British aurora hunters could be in for another treat today if a new wave of solar particles arrives as expected. The Earth’s magnetic field is already buzzing with activity after being hit by a massive solar event called a Coronal Mass Ejection (CME) at the weekend. And another blast is headed our way.
America’s National Oceanic and Atmospheric Administration (NOAA) is calling it the strongest solar radiation storm since 2005 and it is getting stronger. The associated solar flare peaked on January 23 at 4am (GMT) and another very fast-moving CME is now headed towards Earth.
A computer model released yesterday by NOAA’s Space Weather Prediction Centre is forecasting that the storm will arrive late today.
The weekend’s influx of charged particles meant that the Northern Lights were visible in Scotland, the North-East of England, Northern Ireland and also in Ireland. If the storm intensifies, the Aurora could be seen even further south today.

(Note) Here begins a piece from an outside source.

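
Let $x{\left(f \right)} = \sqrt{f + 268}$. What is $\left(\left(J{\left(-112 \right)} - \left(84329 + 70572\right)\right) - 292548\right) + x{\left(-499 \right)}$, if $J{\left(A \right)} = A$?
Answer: $-447561 + i \sqrt{231} \approx -4.4756 \cdot 10^{5} + 15.199 i$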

CMEs aren’t fully understood and are sometimes (but not always) associated with solar flares. CMEs are balloon-shaped bursts of solar wind that rise above the solar corona, expanding and heating to tens of millions of degrees to form a super-heated plasma as they climb. Charged particles within the plasma move along the Sun’s magnetic field lines and it is thought that, when these field lines cross, the shock accelerates the particles into space. Each CME can release up to 100 billion kg of this material at speeds of up to two million mph.